GRAND PRE: HEART OF ACADIE
This well-illustrated book examines the history of Grand Pré, the most cherished of all Acadian settlements, from the 1680s to 1755. Authors John Johnston and Wayne Kerr bring the thriving village to life, and put into perspective the defining episode in its history, and in the history of the Acadian people as a whole: the tragic Deportation that was carried out across the entire Maritime region beginning in 1755.
EVANGELINE: A TALE OF ACADIE
Henry Wadsworth Longfellow's classic poem Evangeline follows the odyssey of a people - the Acadians, forcibly deported from Nova Scotia in 1755 - and immortalizes Acadia as the Land of Evangeline. This is the haunting love story of Evangeline and Gabriel, devoted from childhood, who are separated during the expulsion of the Acadians from Grand Pré and their lifelong search for one another.
A LAND OF DISCORD ALWAYS: ACADIA FROM ITS BEGINNINGSTO THE EXPULSION OF ITS PEOPLE, 1604 TO 1755
The history of Acadia up to the time of the Grand Dérangement, written by Charles Mahaffie. It tells how a unique society grew and prospered in an obscure corner of North America only to be crushed in a contest between eighteenth-century imperial superpowers. Peopled with memorable men and women whose exploits make fascinating reading, it is a narrative filled with the bravery and cowardice, the foresight and foolishness, and the design and happenstance that determined Acadia's turbulent history.

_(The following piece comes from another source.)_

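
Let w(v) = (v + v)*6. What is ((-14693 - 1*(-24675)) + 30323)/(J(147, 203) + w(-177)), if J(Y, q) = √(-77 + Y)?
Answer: -42803910/2255653 - 40305*√70/4511306 ≈ -19.051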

PELAGIE: THE RETURN TO ACADIE
Pélagie is the funny, lyrical tale of how a valiant Acadian widow leads her people out of exile. In 1755, British soldies had forced them off their land and transported them as far away as possible. Now the scattered Cormiers and LeBlancs, Landrys and Poiriers, Maillets and Légers find their way to Pélagie's oxcart caravan. As well as the remains of her own family, Pélagie embraces a runaway slave, a gruff midwife, a giant, a fool, and a hundred year old patriarch who strikes a daring bargain with Death. Through fair weather and foul, amid hostile Americans and Natives, over mountains and rivers, and strengthened by the love of the bold sea captain Beausoleil, Pélagie commands a ten year odyssey up the Atlantic coast from Georgia to Acadia.
THE ACADIAN: JACQUES
This is a true account of a brave young orphan from Paris, France. Eager to get away from the oppressive orphanage, thirteen year old Jacques enlisted in the French army for duty in the remote outpost of Port Royal, Acadie, in what is now called Nova Scotia. He befriended a Micmac Indian scout, named Paul, who taught him survival techniques. Following the capture of Port Royal by the British in 1710, the victors could not believe the horrible condition of the survivors of that battle as they emerged from the fort; of the three hundred soldiers on duty when the fort fell, one hundred were boys from twelve to sixteen years of age, all from orphanages. Refusing to sign an oath of allegiance to the Crown of England, the French soldiers and their Micmac Indian allies, were ruthlessly persecuted, culminating in the expulsion of the French Acadians who were forced aboard British ships and transported to the colonies where families were split, never to see each other again. Jacques was placed aboard the British sailing ship The Experiment consigned to New York. A journey that should have taken no more than two weeks lasted five months, after the ship was damaged in a storm at sea.